I listened again, for the umpteenth time this morning, but now it really does sound like it. The sound is louder and clearer. Heli takes off from the bottom, with a suspension and a rescuer at the end of a 50-meter halyard. The rescuer is the familiar Sherpa, Gesman Tamang, asks who is the first. First was Sasha, he is the most injured. Then Dima, each takes 20 minutes. My turn. Gesman snaps my harness and chest loop to the halyard and the helicopter pulls me off the slope. My body instantly relaxes, and I see the steep slope rapidly receding, which, thank God, I don't need to go down today. After 8 minutes, the pilot gently lowers me to the pad at the Base Camp three vertical kilometers below. And he flies off to pick up Gesman. I was quickly examined for frostbite. Waldemar Dominik Kowalewski notes :

-Yes, he is ruddy, like after a sauna !

It turns out that it was he noticed our lantern . The slowest climbers descended on the morning of the 18th. Waldi was worried about us, not knowing how to help. We didn't make radio contact, we were last seen on 6900, and nobody haven't heard from us since. He went up specially on the evening of April 18 to "crampons point", an hour's walk from Base Camp, with the expectation of arriving there after sunset. Only from there, in the dark, it was possible to see us by the light of the lanterns. He knew that if we were stuck on the descent, we would signal. The incredible confluence of circumstances that had trapped us at the height was resolved just as improbably.

The chain of immaculate actions: Dima's lantern fixed on the tent, our friend Waldi, worried about us, which forced him, despite his fatigue, to go into the night to view the slope, and the quick reaction of Dawa (Chhang Dawa Sherpa, head of SST), who called the rescue board, without waiting for answers from the insurance companies, are the basis of our rescue and are the subject of my eternal gratitude to the people who committed them .

( Later we will learn the amazing story of Gesman Tamang, whose carbine attached off when taking off from the site at 6900 m . After flying 30 meters, Gesman fell on a gentle part of the slope, was able to stay and even did not hurt himself.

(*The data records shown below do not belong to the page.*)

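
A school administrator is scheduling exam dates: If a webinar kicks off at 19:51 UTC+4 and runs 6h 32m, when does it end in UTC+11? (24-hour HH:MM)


Start: 19:51 in UTC+4
Step 1 - add duration:
  minutes: 51 + 32 = 83 (carry 1h)
  hours: 19 + 6 + 1 = 26
  end in UTC+4: 02:23
Step 2 - convert UTC+4 -> UTC+11:
  offset difference: 11 - (4) = 7 hours
  2 + (7) = 9 -> mod 24 = 9
Result: 09:23 in UTC+11

09:23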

The pilot felt a jerk, noticed the place of his fall, and immediately picked him up, bringing him down unharmed)

We, 2 hours after the rescue, were already flying to Kathmandu and spent the next day in the hospital under IVs. I was diagnosed with pneumonia, which passed in a week, Sasha had to amputate 3 fingers on his hands on 1-2 phalanges, and Dima slightly cut a couple of toes, without touching the bone.

When I called them at Skliff (N. V. Sklifosovsky Research Institute of Emergency Medicine in Moscow), Dima asked if I had closed the issue with Annapurna?

"Of course! Is it possible to ask them, when I have not closed the question of winter Nanga Parbat for myself?